Le parti Ennahdha l’un des initiateurs de la loi d’immunisation de la révolution qui sera discutée aujourd’hui à l’Assemblée Constituante semble être l’un des principaux perdants de cette loi que celle-ci passe ou non.
La principale raison de l’embarras d’Ennahdha est le mauvais timing et le retard enregistré dans l’examen de cette loi. En effet, si elle était passée en novembre ou décembre 2011, elle aurait pu présenter ses auteurs comme des héros qui ont libéré la nation du monstre de l’ancien régime.
Cependant, deux ans après, deux arguments plaident contre cette loi. D’une part, des figures visées, comme Béji Caïd Essebsi, se présentent aujourd’hui comme des personnalités incontournables de l’opposition et jouissent d’une grande popularité. Nidaa Tounes sort dans les sondages comme étant le chef d’un des deux plus grands pôles politiques du pays. D’autre part, Ennahdha a déjà travaillé avec des figures de l’ancien régime comme Habib Essid, Adelkarim Zbidi, Chedly Ayari et Amor Nsaibi.
Si la loi d’immunisation de la révolution ne passe pas, Ennahdha risque de perdre ce qui reste de ses alliés, à savoir le Congrès Pour la République et le mouvement Wafa. Ces deux partis ont souvent critiqué la lassitude d’Ennahdha sur ce point. Ennahdha serait également embarrassé devant ses bases et devant les ligues de protection de la révolution. En plus, Il s’agira d’une victoire symbolique de Béji Caïd Essebsi devant Rached Ghannouchi. Le leader de Nidaa Tounes a souvent défié Ennahdha sur cette loi qui ne passera pas selon lui.
L’adoption de cette loi embarrassera Ennahdha à l’échelle internationale. Human Right Watch a déjà critiqué la copie actuelle et a appelé l’Assemblée Constituante à la réviser. La montée en puissance de Nidaa Tounes, la candidature de Béji Caïd Essebsi à la présidence et sa position en tête de tous les sondages pour Carthage lui donnent ainsi un statut de victime de cette loi et accentuera sa popularité.
Son parti, Nidaa Tounes, dispose d’assez de compétences et figures politiques pour prendre le relais. Après tout, Essebsi, dont l’avenir politique est derrière, ne représente qu’une figure symbolique de rassemblement. Sa participation à une échéance électorale n’est pas encore sûre.

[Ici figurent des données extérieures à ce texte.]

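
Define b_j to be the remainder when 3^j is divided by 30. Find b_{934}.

9

b_1 = 3,  b_2 = 9,  b_3 = 27,  b_4 = 21,  b_5 = 3.
Since b_5 = b_1 = 3, the sequence is periodic with period 4.
So b_{934} = b_{1 + ((934-1) mod 4)} = b_2 = 9.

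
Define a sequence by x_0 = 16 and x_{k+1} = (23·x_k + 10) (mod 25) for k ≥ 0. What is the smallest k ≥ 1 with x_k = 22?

19

x_0 = 16,  x_1 = 3,  x_2 = 4,  x_3 = 2,  x_4 = 6,  x_5 = 23,  x_6 = 14,  x_7 = 7,  x_8 = 21,  x_9 = 18,  x_{10} = 24,  x_{11} = 12,  x_{12} = 11,  x_{13} = 13,  x_{14} = 9,  x_{15} = 17,  x_{16} = 1,  x_{17} = 8,  x_{18} = 19,  x_{19} = 22,  x_{20} = 16.
Since x_{20} = x_0 = 16, the sequence is periodic with period 20.
The value 22 first appears (with k ≥ 1) at x_{19}.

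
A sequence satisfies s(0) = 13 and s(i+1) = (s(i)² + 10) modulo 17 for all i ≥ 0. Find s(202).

Listing terms: s(0) = 13; s(1) = 9; s(2) = 6; s(3) = 12; s(4) = 1; s(5) = 11; s(6) = 12.
Since s(6) = s(3) = 12, the sequence is eventually periodic: after a pre-period of length 3 it cycles with period 3.
For i ≥ 3, s(i) depends only on (i - 3) mod 3. (202 - 3) mod 3 = 1, so s(202) = s(4) = 1.

1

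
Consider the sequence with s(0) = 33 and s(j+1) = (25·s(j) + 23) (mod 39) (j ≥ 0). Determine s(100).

We have s(0) = 33, s(1) = 29, s(2) = 7, s(3) = 3, s(4) = 20, s(5) = 16, s(6) = 33.
The sequence repeats with period 6.
So s(100) = s(0 + ((100-0) mod 6)) = s(4) = 20.

20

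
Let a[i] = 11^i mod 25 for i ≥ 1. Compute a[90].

a[1] = 11,  a[2] = 21,  a[3] = 6,  a[4] = 16,  a[5] = 1,  a[6] = 11.
The sequence repeats with period 5.
So a[90] = a[1 + ((90-1) mod 5)] = a[5] = 1.

1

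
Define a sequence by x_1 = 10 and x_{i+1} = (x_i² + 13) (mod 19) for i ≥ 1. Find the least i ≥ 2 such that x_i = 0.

Listing terms: x_1 = 10,  x_2 = 18,  x_3 = 14,  x_4 = 0,  x_5 = 13,  x_6 = 11,  x_7 = 1,  x_8 = 14.
Since x_8 = x_3 = 14, the sequence is eventually periodic: after a pre-period of length 2 it cycles with period 5.
The value 0 first appears (with i ≥ 2) at x_4.

4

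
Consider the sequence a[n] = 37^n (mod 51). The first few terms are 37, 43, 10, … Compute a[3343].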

La loi de l’immunisation de la révolution barrera également la route à tout autre front destourien qui pourrait rivaliser avec Nidaa Tounes et contribuer à une opposition plus compacte. Nidaa Tounes se vera également libéré de l’étiquette RCD car les Rcdistes auront été éliminés par cette loi.
Tout laisse à croire maintenant qu’on se dirige vers une loi d’immunisation de la révolution « light » qui visera quelques centaines de personnes dont la majorité sont en prison ou ont abandonné la politique pour sauver le visage d’Ennahdha.